En attendant la reprise espérée, le jeune trio canadien donna un bon premier set au Mandala (dont la salle ressemble un peu à celle de l’ancien Duc des Lombards, mais avec les éclairages rouges du Sunside). Le pianiste Chris Donnelly parvint à tirer un beau son velouté, ample et dynamique, du piano droit fatigué du lieu. Parmi les sept pièces que le trio interpréta, il y en eu deux en particulier qui me parurent sortir du lot. Une ballade « à la Brad Mehldau » tout d’abord (à la pause, le pianiste m’expliqua qu’il écoutait Brad depuis son adolescence) dont, au fur et à mesure de son avancée, la pulsation sembla se désagréger grâce aux interventions déstructurées du batteur et une strate presque « fantôme », à peine audible, que le pianiste s’ingénia à insérer de loin en loin, perturbant le tempo et l’harmonie stables que conservait bravement le contrebassiste. La seconde pièce me sembla la plus emblématique de la personnalité de cette petite formation : tandis que d’indéniables influences des trios les plus fameux sont (trop) perceptibles dans le jeu de Myriad 3, il y a (tout de même) une dimension qui leur est propre, à savoir celle de transposer à la pratique live sur des instruments acoustiques certaines des possibilités habituellement réservées au domaine du traitement informatique. Explication : imaginez un medley de trois morceaux bop (celui confectionné par Myriad 3 se composa de trois reprises : Sugar Ray de Phineas Newborn Jr., Un Poco Loco de Bud Powell et un Monk dont le titre m’échappe), sur trois lecteurs différents ; faites démarrer les trois musiques en même temps et zappez sans cesse d’un canal à l’autre. Vous obtiendrez le résultat réalisé en direct par le jeune trio ! Et la performance du C Jam Blues ? Les jeunes musiciens s’en amusèrent avec la plus grande aisance, changeant de tempos (donc de registres et de tonalités) avec la plus apparente facilité – sans le moindre trucage de studio, donc !
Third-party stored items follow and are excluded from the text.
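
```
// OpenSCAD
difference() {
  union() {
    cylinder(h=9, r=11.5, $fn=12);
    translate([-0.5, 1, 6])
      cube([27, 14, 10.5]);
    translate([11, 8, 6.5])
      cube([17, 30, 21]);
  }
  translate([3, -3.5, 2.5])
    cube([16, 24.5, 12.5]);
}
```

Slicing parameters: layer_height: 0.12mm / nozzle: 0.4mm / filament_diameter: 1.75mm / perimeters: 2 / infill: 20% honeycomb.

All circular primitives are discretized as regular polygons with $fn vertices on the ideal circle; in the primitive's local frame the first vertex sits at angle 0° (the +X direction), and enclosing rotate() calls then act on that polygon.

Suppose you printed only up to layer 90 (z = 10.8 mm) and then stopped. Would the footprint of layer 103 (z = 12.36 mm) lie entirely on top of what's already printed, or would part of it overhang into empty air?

Compare the two slices. At z = 10.8: the cylinder is not intersected at this z (z outside [0, 9]); the cube at (-0.5, 1) (footprint 27×14) is included at this height (area 378.00 mm²); the cube at (11, 8) is present — its section is the full 17×30 rectangle (area 510.00 mm²); Combining (union): the regions partially overlap — summed areas 888.00 mm² minus the doubly-counted overlap 108.50 mm² gives 779.50 mm² — area = 779.50 mm²; the 16×24.5 cube at (3, -3.5) contributes its full rectangle (area 392.00 mm²); Taking the first minus the rest: starting from that combined region (779.50 mm²), the 16×24.5 cube at (3, -3.5) partially overlaps it — only the 272.00 mm² overlap (of its 392.00 mm²) is removed, clipping the outline — area = 507.50 mm². At z = 12.36: the cylinder is absent (z outside [0, 9]); the 27×14 cube at (-0.5, 1) contributes its full rectangle (area 378.00 mm²); the 17×30 cube at (11, 8) contributes its full rectangle (area 510.00 mm²); Taking the union: the regions partially overlap — summed areas 888.00 mm² minus the doubly-counted overlap 108.50 mm² gives 779.50 mm² — area = 779.50 mm²; the 16×24.5 cube at (3, -3.5) contributes its full rectangle (area 392.00 mm²); Taking the first minus the rest: starting from that combined region (779.50 mm²), the 16×24.5 cube at (3, -3.5) partially overlaps it — only the 272.00 mm² overlap (of its 392.00 mm²) is removed, clipping the outline — area = 507.50 mm². Checking containment: the cross-section at z = 12.36 is a subset of the cross-section at z = 10.8.

entirely on top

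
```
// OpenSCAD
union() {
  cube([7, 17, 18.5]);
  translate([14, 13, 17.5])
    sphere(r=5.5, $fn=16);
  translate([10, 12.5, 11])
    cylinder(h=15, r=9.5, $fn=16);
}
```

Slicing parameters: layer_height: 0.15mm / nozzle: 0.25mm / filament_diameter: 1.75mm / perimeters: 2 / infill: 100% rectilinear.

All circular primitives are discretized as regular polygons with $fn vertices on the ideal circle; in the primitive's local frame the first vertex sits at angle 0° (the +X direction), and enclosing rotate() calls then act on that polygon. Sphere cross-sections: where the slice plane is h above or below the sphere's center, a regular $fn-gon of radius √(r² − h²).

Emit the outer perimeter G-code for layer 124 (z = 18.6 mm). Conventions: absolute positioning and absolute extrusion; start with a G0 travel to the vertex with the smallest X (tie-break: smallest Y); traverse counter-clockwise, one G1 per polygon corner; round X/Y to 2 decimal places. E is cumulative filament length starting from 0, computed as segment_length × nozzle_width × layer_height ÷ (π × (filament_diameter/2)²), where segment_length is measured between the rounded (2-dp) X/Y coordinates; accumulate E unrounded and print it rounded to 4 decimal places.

G0 X0.50 Y12.50 Z18.60
G1 X1.22 Y8.86 E0.0578
G1 X3.28 Y5.78 E0.1156
G1 X6.36 Y3.72 E0.1734
G1 X10.00 Y3.00 E0.2312
G1 X13.64 Y3.72 E0.2891
G1 X16.72 Y5.78 E0.3469
G1 X18.78 Y8.86 E0.4046
G1 X19.50 Y12.50 E0.4625
G1 X18.78 Y16.14 E0.5203
G1 X16.72 Y19.22 E0.5781
G1 X13.64 Y21.28 E0.6359
G1 X10.00 Y22.00 E0.6937
G1 X6.36 Y21.28 E0.7516
G1 X3.28 Y19.22 E0.8093
G1 X1.22 Y16.14 E0.8671
G1 X0.50 Y12.50 E0.9250

At z = 18.6 mm: the cube does not reach this height (z outside [0, 18.5]); the r=5.5 sphere at (14, 13) contributes a regular 16-gon of circumradius √(5.5²−1.1²) = 5.389; the cylinder at (10, 12.5): section is a regular 16-gon, circumradius r=9.5; Taking the union: the r=5.5 sphere at (14, 13) lies entirely inside the r=9.5 cylinder at (10, 12.5), so the union is just the r=9.5 cylinder at (10, 12.5) — 1 connected region. The outline is a single polygon with 16 vertices. Extrusion per mm of travel: 0.25 × 0.15 / (π × 0.875²) = 0.015591. Accumulating E over each segment gives final E = 0.9250.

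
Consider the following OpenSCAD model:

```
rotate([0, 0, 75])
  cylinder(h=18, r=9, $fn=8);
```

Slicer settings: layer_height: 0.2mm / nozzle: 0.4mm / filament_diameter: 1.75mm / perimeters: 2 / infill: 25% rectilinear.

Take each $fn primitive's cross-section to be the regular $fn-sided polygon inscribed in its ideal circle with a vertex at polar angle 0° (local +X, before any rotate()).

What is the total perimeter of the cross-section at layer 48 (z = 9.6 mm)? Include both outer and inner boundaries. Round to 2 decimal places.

55.11 mm

At z = 9.6 mm: the r=9 cylinder gives a regular 8-gon of circumradius 9 (constant along its height) (perimeter = 2·8·9.000·sin(180°/8) = 55.11 mm); (rotated 75° about Z; rotation is an isometry so areas/perimeters/island counts are preserved). Overall, the cross-section is a single solid region. Total boundary length (outer) = 55.11 mm.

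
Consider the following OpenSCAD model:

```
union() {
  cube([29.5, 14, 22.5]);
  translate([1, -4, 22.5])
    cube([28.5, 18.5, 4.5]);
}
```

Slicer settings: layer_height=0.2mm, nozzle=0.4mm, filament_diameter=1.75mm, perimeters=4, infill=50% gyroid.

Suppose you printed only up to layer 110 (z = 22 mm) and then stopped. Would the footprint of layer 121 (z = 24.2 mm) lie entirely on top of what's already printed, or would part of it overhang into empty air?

Compare the two slices. At z = 22: the cube (footprint 29.5×14) is included at this height (area 413.00 mm²); the cube at (1, -4) does not reach this height (z outside [22.5, 27]); Taking the union: only the 29.5×14 cube is present, so the union is just that shape — area = 413.00 mm². At z = 24.2: the cube does not reach this height (z outside [0, 22.5]); the 28.5×18.5 cube at (1, -4) contributes its full rectangle (area 527.25 mm²); Combining (union): only the 28.5×18.5 cube at (1, -4) is present, so the union is just that shape — area = 527.25 mm². Checking containment: at z = 24.2 the cross-section extends beyond the z = 22 cross-section by about 128.25 mm².

part overhangs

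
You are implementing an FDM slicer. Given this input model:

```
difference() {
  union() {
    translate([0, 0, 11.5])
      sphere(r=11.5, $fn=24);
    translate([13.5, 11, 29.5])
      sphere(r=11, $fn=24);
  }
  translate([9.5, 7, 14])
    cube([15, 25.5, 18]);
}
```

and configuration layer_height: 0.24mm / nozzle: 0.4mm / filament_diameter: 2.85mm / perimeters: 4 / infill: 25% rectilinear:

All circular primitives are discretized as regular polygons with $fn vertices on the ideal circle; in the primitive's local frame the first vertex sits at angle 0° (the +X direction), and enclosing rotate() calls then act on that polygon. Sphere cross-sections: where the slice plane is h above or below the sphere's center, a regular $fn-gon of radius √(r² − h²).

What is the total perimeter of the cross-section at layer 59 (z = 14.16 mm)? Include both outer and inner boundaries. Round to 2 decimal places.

At z = 14.16 mm: the sphere: section is a regular 24-gon, circumradius = √(r²−h²) = √(11.5²−2.66²) = 11.188 (perimeter = 2·24·11.188·sin(180°/24) = 70.10 mm); the sphere at (13.5, 11) does not reach this height (|z−center|=15.340 > r=11); Merging all regions: only the r=11.5 sphere is present, so the union is just that shape — boundary = 70.10 mm; the cube at (9.5, 7) (footprint 15×25.5) is included at this height (perimeter 81.00 mm); Taking the first minus the rest: starting from the result so far, the 15×25.5 cube at (9.5, 7) misses the remaining region (no effect) — boundary = 70.10 mm. Overall, the cross-section is a single solid region. Total boundary length (outer) = 70.10 mm.

70.10 mm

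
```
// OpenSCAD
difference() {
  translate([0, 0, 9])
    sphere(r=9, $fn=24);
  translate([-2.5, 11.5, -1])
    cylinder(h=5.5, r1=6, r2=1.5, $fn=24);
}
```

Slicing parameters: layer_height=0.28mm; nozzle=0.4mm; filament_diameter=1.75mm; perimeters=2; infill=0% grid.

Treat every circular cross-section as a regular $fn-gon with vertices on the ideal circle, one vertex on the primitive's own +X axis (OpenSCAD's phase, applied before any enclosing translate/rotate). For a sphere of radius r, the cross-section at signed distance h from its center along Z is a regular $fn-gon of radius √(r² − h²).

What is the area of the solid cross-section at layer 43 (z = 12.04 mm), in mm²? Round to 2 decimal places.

222.87 mm²

At z = 12.04 mm: the r=9 sphere contributes a regular 24-gon of circumradius √(9²−3.04²) = 8.471 (area = (24/2)·8.471²·sin(360°/24) = 222.87 mm²); the cone at (-2.5, 11.5) is not intersected at this z (z outside [-1, 4.5]); After the difference (first − rest): none of the subtracted shapes is present at this height, so the r=9 sphere is unchanged — area = 222.87 mm². Overall, the cross-section is a single solid region. Net area = 222.87 mm².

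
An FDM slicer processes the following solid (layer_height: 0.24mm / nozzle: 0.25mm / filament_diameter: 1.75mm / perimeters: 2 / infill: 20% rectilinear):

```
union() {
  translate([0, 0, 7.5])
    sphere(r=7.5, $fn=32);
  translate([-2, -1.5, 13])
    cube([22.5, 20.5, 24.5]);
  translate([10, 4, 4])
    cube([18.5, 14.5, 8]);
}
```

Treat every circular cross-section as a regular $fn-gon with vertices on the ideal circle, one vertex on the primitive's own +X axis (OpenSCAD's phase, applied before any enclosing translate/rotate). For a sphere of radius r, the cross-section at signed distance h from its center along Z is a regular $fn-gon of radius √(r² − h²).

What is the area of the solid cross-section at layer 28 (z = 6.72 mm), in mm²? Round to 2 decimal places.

At z = 6.72 mm: the r=7.5 sphere slices to a regular 32-gon of circumradius 7.459 (√(r²−h²) with h=0.78 from center) (area = (32/2)·7.459²·sin(360°/32) = 173.68 mm²); the cube at (-2, -1.5) does not reach this height (z outside [13, 37.5]); the cube at (10, 4) is present — its section is the full 18.5×14.5 rectangle (area 268.25 mm²); Merging all regions: the 2 present regions are separate (no shared area or edge), so areas and boundary lengths simply add and each stays a separate island — area = 441.93 mm². Overall, the cross-section has 2 separate islands. Net area = 441.93 mm².

441.93 mm²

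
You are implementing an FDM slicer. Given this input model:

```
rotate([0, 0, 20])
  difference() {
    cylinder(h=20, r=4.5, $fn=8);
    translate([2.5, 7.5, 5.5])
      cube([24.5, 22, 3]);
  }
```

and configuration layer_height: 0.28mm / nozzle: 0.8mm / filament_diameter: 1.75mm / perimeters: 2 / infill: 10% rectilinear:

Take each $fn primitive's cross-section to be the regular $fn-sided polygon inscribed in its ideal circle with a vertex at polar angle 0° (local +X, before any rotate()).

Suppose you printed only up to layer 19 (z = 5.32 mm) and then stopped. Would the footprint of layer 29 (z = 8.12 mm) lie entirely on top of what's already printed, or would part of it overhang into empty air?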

Résumons : Myriad 3 est un trio ancré dans son temps. Outre sa connaissance approfondie de l’histoire du jazz (en bons Nord-américains, ils swinguaient remarquablement), il est influencé par les trios avec piano contemporains les plus connus (Mehldau, Avishai Cohen, The Bad Plus, un peu d’E.S.T.). Mais surtout, on retrouve dans leur musique la trace de notre environnement moderne : bidouillages informatiques, « machinisme » impeccable aux imperfections programmées (sur But Still and Yet, au second set), et surtout une aptitude à ne pas rester concentré sur une seule chose à la fois (que l’on pourrait désigner comme le « syndrome SMS », et dont l’application musicale se manifesta dans le bien nommé Disturbing Inspiration).
Des trois musiciens, c’est (une fois de plus) le batteur, Ernesto Cervini, qui me fit la plus forte impression. Outre un excellent drive, un swing goûteux à souhait et un débit à la précision inébranlable (vraisemblablement influencée par le travail de beats drum’n’bass), Cervini fit preuve d’une haute dose de musicalité. Fin coloriste, il sait tomber à côté quand il faut, et n’hésite pas à détraquer la mécanique bien huilée qu’il a lui-même contribué à mettre en place.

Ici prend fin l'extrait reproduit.